何がうんざりするかというと、女子の間では私は俊太の彼女的な位置づけにされて、2人で何をお願いするの?って冷やかされることだ。
帰りは1人でさっさと学校を出ると、マンションの近くで「千秋」と声を掛けられた。振り向くと、後ろから俊太が息を切らして追いかけて来た。
「あのさ、今日俺ん家で一緒に流星群見ようよ」
肩で息をしながら俊太が嬉しそうに私を見た。
「今日は別に俊ちゃんの家に行く予定じゃないと思うよ」
「うん、知っている。だけど、いいじゃん。
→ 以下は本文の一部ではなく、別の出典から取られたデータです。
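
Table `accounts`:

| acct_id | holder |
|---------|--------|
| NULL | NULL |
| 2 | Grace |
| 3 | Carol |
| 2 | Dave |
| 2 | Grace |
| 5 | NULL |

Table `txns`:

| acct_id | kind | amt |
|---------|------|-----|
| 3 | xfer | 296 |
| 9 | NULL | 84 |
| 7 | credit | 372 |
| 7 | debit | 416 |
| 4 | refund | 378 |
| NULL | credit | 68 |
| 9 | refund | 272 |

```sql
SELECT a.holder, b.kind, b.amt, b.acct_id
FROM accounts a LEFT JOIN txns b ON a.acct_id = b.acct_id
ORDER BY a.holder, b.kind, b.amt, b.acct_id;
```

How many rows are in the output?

6

LEFT JOIN keeps every row from `accounts`; unmatched rows get NULL for `txns`'s columns.
Matching on a.acct_id = b.acct_id. A NULL in a compared column never satisfies the condition.
- a row (acct_id=NULL): no match → kept, b columns NULL.
- a row (acct_id=2): no match → kept, b columns NULL.
- a row (acct_id=3): matches 1 b row(s) → 1 output row(s).
- a row (acct_id=2): no match → kept, b columns NULL.
- a row (acct_id=2): no match → kept, b columns NULL.
- a row (acct_id=5): no match → kept, b columns NULL.
Total: 1 matched + 5 padded = 6 rows.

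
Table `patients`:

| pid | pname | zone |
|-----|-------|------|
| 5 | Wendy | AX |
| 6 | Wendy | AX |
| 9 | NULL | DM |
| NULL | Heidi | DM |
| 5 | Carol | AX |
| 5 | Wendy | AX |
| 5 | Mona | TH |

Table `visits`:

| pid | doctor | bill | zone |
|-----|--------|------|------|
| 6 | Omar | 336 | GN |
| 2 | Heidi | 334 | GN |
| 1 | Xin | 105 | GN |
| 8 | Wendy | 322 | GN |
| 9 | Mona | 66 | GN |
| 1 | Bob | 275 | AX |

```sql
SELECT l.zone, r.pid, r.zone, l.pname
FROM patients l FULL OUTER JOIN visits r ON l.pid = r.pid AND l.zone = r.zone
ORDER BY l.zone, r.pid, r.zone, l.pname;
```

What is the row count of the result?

13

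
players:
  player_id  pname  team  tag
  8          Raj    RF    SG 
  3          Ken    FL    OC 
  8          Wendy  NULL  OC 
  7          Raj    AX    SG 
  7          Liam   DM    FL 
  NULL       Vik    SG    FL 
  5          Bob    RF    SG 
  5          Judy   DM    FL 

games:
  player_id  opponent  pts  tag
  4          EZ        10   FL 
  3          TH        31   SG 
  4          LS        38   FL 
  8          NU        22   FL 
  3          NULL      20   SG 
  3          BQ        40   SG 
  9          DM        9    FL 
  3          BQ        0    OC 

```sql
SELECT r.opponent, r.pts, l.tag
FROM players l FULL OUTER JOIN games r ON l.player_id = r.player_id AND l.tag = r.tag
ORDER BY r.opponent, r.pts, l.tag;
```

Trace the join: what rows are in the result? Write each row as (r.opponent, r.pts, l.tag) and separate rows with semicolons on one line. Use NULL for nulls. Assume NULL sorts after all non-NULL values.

FULL OUTER JOIN keeps every row from both sides; unmatched rows get NULL for the other side's columns.
Matching on l.player_id = r.player_id AND l.tag = r.tag. A NULL in a compared column never satisfies the condition.
- player_id=8, tag=SG: no r row matches, row kept with r columns NULL.
- player_id=3, tag=OC: 1 matching r row(s), so 1 row(s) emitted.
- player_id=8, tag=OC: no r row matches, row kept with r columns NULL.
- player_id=7, tag=SG: no r row matches, row kept with r columns NULL.
- player_id=7, tag=FL: no r row matches, row kept with r columns NULL.
- player_id=NULL, tag=FL: no r row matches, row kept with r columns NULL.
- player_id=5, tag=SG: no r row matches, row kept with r columns NULL.
- player_id=5, tag=FL: no r row matches, row kept with r columns NULL.
- 7 row(s) from r found no l partner → padded with NULL.

(BQ, 0, OC); (BQ, 40, NULL); (DM, 9, NULL); (EZ, 10, NULL); (LS, 38, NULL); (NU, 22, NULL); (TH, 31, NULL); (NULL, 20, NULL); (NULL, NULL, FL); (NULL, NULL, FL); (NULL, NULL, FL); (NULL, NULL, OC); (NULL, NULL, SG); (NULL, NULL, SG); (NULL, NULL, SG)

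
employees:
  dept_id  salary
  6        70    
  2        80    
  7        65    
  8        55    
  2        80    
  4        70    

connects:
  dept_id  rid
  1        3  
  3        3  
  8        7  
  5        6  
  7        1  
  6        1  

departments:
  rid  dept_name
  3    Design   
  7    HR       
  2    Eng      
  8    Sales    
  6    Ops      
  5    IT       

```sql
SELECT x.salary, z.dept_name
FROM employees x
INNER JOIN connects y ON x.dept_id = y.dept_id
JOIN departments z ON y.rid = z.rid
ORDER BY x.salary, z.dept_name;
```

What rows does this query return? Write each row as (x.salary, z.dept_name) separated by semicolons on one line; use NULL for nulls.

(55, HR)

Joins associate left-to-right: employees INNER JOIN connects on dept_id gives 3 intermediate row(s).
Then INNER JOIN `departments z` on rid: keep only rows whose y.rid appears in z.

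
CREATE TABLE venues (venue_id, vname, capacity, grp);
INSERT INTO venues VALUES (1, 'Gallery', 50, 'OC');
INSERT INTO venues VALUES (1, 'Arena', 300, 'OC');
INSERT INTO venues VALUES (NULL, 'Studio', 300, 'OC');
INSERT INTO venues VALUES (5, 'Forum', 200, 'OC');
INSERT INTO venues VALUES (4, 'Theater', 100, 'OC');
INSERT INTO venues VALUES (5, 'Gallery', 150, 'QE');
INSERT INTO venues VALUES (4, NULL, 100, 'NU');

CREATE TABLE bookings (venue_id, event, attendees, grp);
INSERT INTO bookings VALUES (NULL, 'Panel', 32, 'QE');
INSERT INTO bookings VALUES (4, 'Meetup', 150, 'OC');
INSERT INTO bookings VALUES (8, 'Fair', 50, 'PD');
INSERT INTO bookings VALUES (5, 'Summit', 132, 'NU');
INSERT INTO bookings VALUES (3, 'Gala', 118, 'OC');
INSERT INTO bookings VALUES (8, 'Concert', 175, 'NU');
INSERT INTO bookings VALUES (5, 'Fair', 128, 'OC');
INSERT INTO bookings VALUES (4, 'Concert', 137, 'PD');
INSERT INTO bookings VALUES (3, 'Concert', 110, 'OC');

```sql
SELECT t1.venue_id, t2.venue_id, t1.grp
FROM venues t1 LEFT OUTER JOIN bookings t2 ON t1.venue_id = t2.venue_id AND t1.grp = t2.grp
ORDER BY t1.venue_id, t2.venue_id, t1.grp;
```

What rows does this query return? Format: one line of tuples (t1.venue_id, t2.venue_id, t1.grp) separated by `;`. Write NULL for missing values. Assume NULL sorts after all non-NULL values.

(1, NULL, OC); (1, NULL, OC); (4, 4, OC); (4, NULL, NU); (5, 5, OC); (5, NULL, QE); (NULL, NULL, OC)

LEFT JOIN keeps every row from `venues`; unmatched rows get NULL for `bookings`'s columns.
Matching on t1.venue_id = t2.venue_id AND t1.grp = t2.grp. A NULL in a compared column never satisfies the condition.
- t1 (venue_id=1, grp=OC) has no partner → padded with NULL.
- t1 (venue_id=1, grp=OC) has no partner → padded with NULL.
- t1 (venue_id=NULL, grp=OC) has no partner → padded with NULL.
- t1 (venue_id=5, grp=OC) pairs with 1 row(s) of t2.
- t1 (venue_id=4, grp=OC) pairs with 1 row(s) of t2.
- t1 (venue_id=5, grp=QE) has no partner → padded with NULL.
- t1 (venue_id=4, grp=NU) has no partner → padded with NULL.
After projecting and ordering:
t1.venue_id | t2.venue_id | t1.grp
1 | NULL | OC
1 | NULL | OC
4 | 4 | OC
4 | NULL | NU
5 | 5 | OC
5 | NULL | QE
NULL | NULL | OC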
千秋と一緒に見たいんだ」
俊太は無邪気に笑うし、実際のところ私も別にそこに異存はない。
だけど、そんな幼稚園からの延長線上の関係は、小5女子の間では通用しない。
「もしも、俊ちゃんの家に行かなきゃいけなくなったらね」
私は少しそっけなくそう言って俯いた。
「・・・そっか。わかった」
低い声で呟くと、俊太はゆっくり歩き出した。
私が顔を上げてその後ろ姿を見送っていると、ふいに俊太が振り向いた。
「帰らないの?」
「・・・帰る」
私は小走りで俊太の隣に並んだ。
「まあ、今日はどうせ曇り空みたいだよな」
白い歯を見せて笑った俊太を見て、また背が伸びたな、と思った。
去年までは私よりも低かったのに、今は私の背を少しだけ追い越している。男子はどんどん背が伸びるっていうし・・・何だか置いて行かれるようで不公平だと思った。